Kolejny sklep to Stradivarius. Rozmiar 36 był kompletnie za mały, na filmiku widzimy, jak Karolina nie jest w stanie nawet zapiąć guzika, a jeansy w rozmiarze 38 nie chciały nawet przejść przez udo. Co zaskakujące, ten sam rozmiar w tym samym sklepie, ale w innym modelu spodni leżał idealnie. Kolejna para w rozmiarze 40 również leżała dobrze, ale 42 było sporo za duże. - O wiele bardziej za duże niż 42 też ze Stradivariusa, które miałam na sobie podczas zakupów - zaznaczyła Instagramerka.
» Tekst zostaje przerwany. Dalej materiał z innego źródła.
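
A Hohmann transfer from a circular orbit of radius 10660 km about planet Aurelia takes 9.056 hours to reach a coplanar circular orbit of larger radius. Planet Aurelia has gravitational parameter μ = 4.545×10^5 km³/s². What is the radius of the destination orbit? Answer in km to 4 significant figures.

Transfer time t = 9.056 hours = 32601.6 s, and t = π√(a_t³/μ).
So a_t = (μ t²/π²)^(1/3) = (4.545×10^5 × (32601.6)² / π²)^(1/3) = 36579 km.
Since a_t = (r₁ + r₂)/2, r₂ = 2a_t − r₁ = 2×36579 − 10660 = 62498 km.

r₂ = 62500 km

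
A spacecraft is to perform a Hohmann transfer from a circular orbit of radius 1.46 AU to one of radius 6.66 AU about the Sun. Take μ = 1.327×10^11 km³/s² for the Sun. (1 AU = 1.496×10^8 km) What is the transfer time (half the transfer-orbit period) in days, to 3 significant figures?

In km: r₁ = 1.46 × 1.496×10^8 = 2.18416×10^8 km; r₂ = 6.66 × 1.496×10^8 = 9.96336×10^8 km.
Semi-major axis of the transfer orbit: a_t = (2.18416×10^8 + 9.96336×10^8)/2 = 6.07376×10^8 km.
By Kepler's third law the transfer-orbit period is T = 2π√(a_t³/μ), so t = T/2 = 1.291×10^8 s.
Converting: 1.291×10^8 s ÷ 86400 s/day = 1490 days.

t = 1490 days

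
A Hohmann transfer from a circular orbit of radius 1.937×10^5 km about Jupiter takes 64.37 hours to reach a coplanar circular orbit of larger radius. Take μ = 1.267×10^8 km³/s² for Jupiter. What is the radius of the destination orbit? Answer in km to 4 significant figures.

Transfer time t = 64.37 hours = 2.31732×10^5 s, and t = π√(a_t³/μ).
So a_t = (μ t²/π²)^(1/3) = (1.267×10^8 × (2.31732×10^5)² / π²)^(1/3) = 8.8338×10^5 km.
Since a_t = (r₁ + r₂)/2, r₂ = 2a_t − r₁ = 2×8.8338×10^5 − 1.937×10^5 = 1.57306×10^6 km.

r₂ = 1.573×10^6 km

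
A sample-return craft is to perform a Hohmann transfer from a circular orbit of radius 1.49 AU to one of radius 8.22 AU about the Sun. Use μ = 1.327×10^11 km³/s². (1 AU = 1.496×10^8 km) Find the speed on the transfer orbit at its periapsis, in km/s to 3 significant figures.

In km: r₁ = 1.49 × 1.496×10^8 = 2.22904×10^8 km; r₂ = 8.22 × 1.496×10^8 = 1.229712×10^9 km.
The Hohmann ellipse has a_t = (r₁ + r₂)/2 = 7.26308×10^8 km.
At periapsis, r = 2.22904×10^8 km.
Applying v² = μ(2/r − 1/a_t): v = 31.75 km/s.

v = 31.7 km/s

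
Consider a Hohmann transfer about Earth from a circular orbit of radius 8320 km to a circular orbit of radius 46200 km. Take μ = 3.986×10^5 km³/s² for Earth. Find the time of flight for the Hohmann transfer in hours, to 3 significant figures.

The Hohmann ellipse has a_t = (r₁ + r₂)/2 = 27260 km.
Half the transfer-orbit period gives t = π√(a_t³/μ) = 22400 s.
Converting: 22400 s ÷ 3600 s/hour = 6.22 hours.

t = 6.22 hours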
Ostatni do sprawdzenia był Reserved. Tutaj jeansy w rozmiarze 38 były jak idealnie skrojone na Karolinę, natomiast w innym modelu w rozmiarze 38 nie była w stanie się dopiąć. Spodnie w rozmiarze 40 były za ciasne w kroku i za luźne w talii, ale również 40, ale w innym modelu leżało doskonale. - 42 było o wiele za małe i nie byłam w stanie się dopiąć - mówi na filmiku zaskoczona dziewczyna. Ale gdy z tego samego modelu przymierzyła rozmiar 40, okazało się, że było bardzo dobre.
"Nie przywiązujmy się do numerków na metce"
Na koniec widzimy Karolinę już w domu. - Podsumowując, bo wierzę, że mogło się wam trochę pomieszać: 36 jest na mnie jednocześnie idealne i za małe; 38 jest: za małe, dobre i idealne; 40 jest za małe, za duże, dobre, za małe i za duże jednocześnie; 42 jest za duże, dużo za duże i za małe - wylicza. Radzi swoim obserwatorkom, by nie przywiązywały się do jednego numeru, który może zwyczajowo noszą, bo - co udowodniła na filmie - nie ma nic wspólnego z rzeczywistością, a różnice w wielkości ubrań pomiędzy sklepami to norma. Ba! Rozmiary jeansów mogą się diametralnie różnić nawet w obrębie tego samego sklepu, gdy zdecydujemy się na przymierzenie innych modeli.
Zobacz także: Płaszcze, które nie pogrubiają. Oto najlepsze modele. Nie zmarzniesz i będziesz wyglądać stylowo
Dzięki temu ciekawemu eksperymentowi odsłaniającemu niewygodną prawdę o braku stałego odniesienia do rozmiaru, być może choć część kobiet odpuści sobie "fiksację wizerunkową", gdy w jakimś sklepie okaże się, że zwyczajowo noszone spodnie w rozmiarze 38 okażą się za małe. - Możecie nosić jeansy w jednego sklepu w rozmiarze 36 a z drugiego 42, jest to legalne i nikt tego nie sprawdza. Ważne, żeby wam było wygodnie - kończy Instagramerka. Nie dajmy się zwariować!